Mehmet Kimya mühendisi, Ümit Su ürünleri bölümünün mezunu.
Mehmet Kayıkçı, uçak merakı ile başlayan ve KTÜ’nün hangralarında simülatör yapımına kadar uzanan öyküsünü anlattı.
Simülatörü ortaya çıkarana kadar ciddi destek aldılar.
Sonrası gelmedi.
Bu başarılarını milli katkıya dönüştürmeye çalıştırdıklarında ne THY’den ne de başka bir yerden destek alamadılar.
Türkiye’de müthiş beyinler var.
Cumhurbaşkanı Tayyip Erdoğan da bunlara sahip çıkıyor ve destekliyor.
Ama arada kaynayan ve sahip çıkılmayanlar var.
Mehmet ve Ümit Kayıkçı’dan milli sanayi çok daha farklı yararlanabilir.

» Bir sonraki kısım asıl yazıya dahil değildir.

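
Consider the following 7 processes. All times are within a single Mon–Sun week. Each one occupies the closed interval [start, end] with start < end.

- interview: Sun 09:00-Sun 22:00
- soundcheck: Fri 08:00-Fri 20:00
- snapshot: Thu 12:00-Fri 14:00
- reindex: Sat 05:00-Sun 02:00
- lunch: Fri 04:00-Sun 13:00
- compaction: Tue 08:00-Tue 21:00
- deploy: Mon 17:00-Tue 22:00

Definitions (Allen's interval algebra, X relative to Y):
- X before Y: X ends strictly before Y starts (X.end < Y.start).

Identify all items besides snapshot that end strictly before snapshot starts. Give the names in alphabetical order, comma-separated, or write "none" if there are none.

compaction, deploy

Target snapshot = [Thu 12:00, Fri 14:00].
compaction [Tue 08:00, Tue 21:00] → before → yes.
deploy [Mon 17:00, Tue 22:00] → before → yes.
interview [Sun 09:00, Sun 22:00] → after → no.
lunch [Fri 04:00, Sun 13:00] → overlapped-by → no.
reindex [Sat 05:00, Sun 02:00] → after → no.
soundcheck [Fri 08:00, Fri 20:00] → overlapped-by → no.
Result: compaction, deploy.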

BAYKAR’a, Cumhurbaşkanı Tayyip Erdoğan’ın damadının çalışmalarına katkı verebilirler.
Bu gençlerin bir yere gidebilmesi için mutlaka arada milletvekili ve Bakan aracı mı olması lazım?
Haberi manşete taşımamızın en önemli sebebi bunların görülmesi.
Vali ve Belediye başkanı çağıracak, Trabzon için Türkiye için ne yapabiliriz soracak.
Türkiye bugün 30 Ağustos’u kutlayacak sonrasında 29 Ekim Cumhuriyet bayramına ulaşcak.
Trabzon’un fethini yaşayacak.
Türkiye kılıç kalkan ile değil gençleri ile fetihleri yapmalı.
Bir daha işgale uğramamak için de gençleri destekleyelim.
Arkası güçlü olmayanları kıyıda kenarda unutmayalım.